Despite significant investigation, coming out of this year’s ERS the role of eosinophils in COPD remains unclear. Many retrospective and observational studies presented this year found no statistically significant difference in patients with elevated eosinophil levels in a number of metrics including the annualized rate of exacerbations, the time to first exacerbation, various QOL questionnaires including TDI and SGRQ, and most importantly, mortality regardless of what cutoff was used (data was presenting using cutoffs of >2%, >3%, >4% or >150 mcg/L, >200 mgc/L, >300 mcg/L blood eosinophils). However, these studies collected insufficient data about current use of ICS; during discussion sessions many physicians questioned whether patients had been improperly excluded because current ICS use had driven their eosinophil count below the cutoffs. Additionally, some studies neglected to capture information about the current treatment of included patients. Other sessions presented data hinting that the historic rate of exacerbation, combined with a cutoff of 300 mcg/L blood eosinophils, may be a robust predictor of future exacerbations. This point was made repeatedly, but relied primarily on post-hoc analysis of the TORCH and WISDOM studies. One thing that is clear is that a large-scale, moderate- to long-term prospective rather than retrospective study of the impact of ICS use in high-eosinophil patients would fill a void in the current understanding of this disease.
Other Important Notes
Several other trends emerged at this year’s ERS conference, but there is not sufficient space to cover all of them in detail here. Notably, physicians appear to be largely receptive to data indicating the LABA/LAMAs can reduce exacerbation rates, as indicated by Novartis’s FLAME study. The choice of device will become even more complicated in coming years as generic version of COPD therapies launch, and this drove significant discussion of several posters and oral sessions investigating various aspects of device design. Finally, Phase II clinical trial data on two novel COPD therapies, a p38 inhibitor, and a PDE3/4 inhibitor, generated significant enthusiasm. Phase III results are eagerly awaited, as physicians are anxious to have new treatment options for the COPD patients.

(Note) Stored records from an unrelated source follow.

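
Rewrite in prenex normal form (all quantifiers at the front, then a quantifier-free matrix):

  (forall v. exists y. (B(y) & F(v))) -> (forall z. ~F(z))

Rewrite implications/biconditionals: A → B as ¬A ∨ B.
  ~(forall v. exists y. (B(y) & F(v))) | (forall z. ~F(z))
Push ¬ through the quantifiers and connectives to reach negation normal form:
  (exists v. forall y. (~B(y) | ~F(v))) | (forall z. ~F(z))
All bound variables are already distinct, so no renaming is needed.
Pull the quantifiers to the front (each side's bound variable is not free in the other side):
  exists v. forall y. forall z. (~B(y) | ~F(v) | ~F(z))

exists v. forall y. forall z. (~B(y) | ~F(v) | ~F(z))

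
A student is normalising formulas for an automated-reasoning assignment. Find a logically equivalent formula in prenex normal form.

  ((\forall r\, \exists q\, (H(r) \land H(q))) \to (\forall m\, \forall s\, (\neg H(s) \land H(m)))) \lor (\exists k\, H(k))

Rewrite implications/biconditionals: A → B as ¬A ∨ B.
  \neg (\forall r\, \exists q\, (H(r) \land H(q))) \lor (\forall m\, \forall s\, (\neg H(s) \land H(m))) \lor (\exists k\, H(k))
Push ¬ through the quantifiers and connectives to reach negation normal form:
  (\exists r\, \forall q\, (\neg H(r) \lor \neg H(q))) \lor (\forall m\, \forall s\, (\neg H(s) \land H(m))) \lor (\exists k\, H(k))
All bound variables are already distinct, so no renaming is needed.
Finally move all quantifiers to the prefix:
  \exists r\, \forall q\, \forall m\, \forall s\, \exists k\, (\neg H(r) \lor \neg H(q) \lor \neg H(s) \land H(m) \lor H(k))

\exists r\, \forall q\, \forall m\, \forall s\, \exists k\, (\neg H(r) \lor \neg H(q) \lor \neg H(s) \land H(m) \lor H(k))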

Although trial data and other publications will likely become available over the coming months, there is no substitute for being in the room where it happens. DRG’s experts were able to experience the reaction of physicians, researchers, and key industry leaders to these results in real time, and having boots on the ground will help provide additional context for the evolving COPD market, and understand how clinical definitions, treatment, areas of opportunity, and research may evolve in coming years. Insights gained will be incorporated into forthcoming DRG offerings, including the COPD Disease Landscape & Forecast, and have helped build the expertise DRG is known for.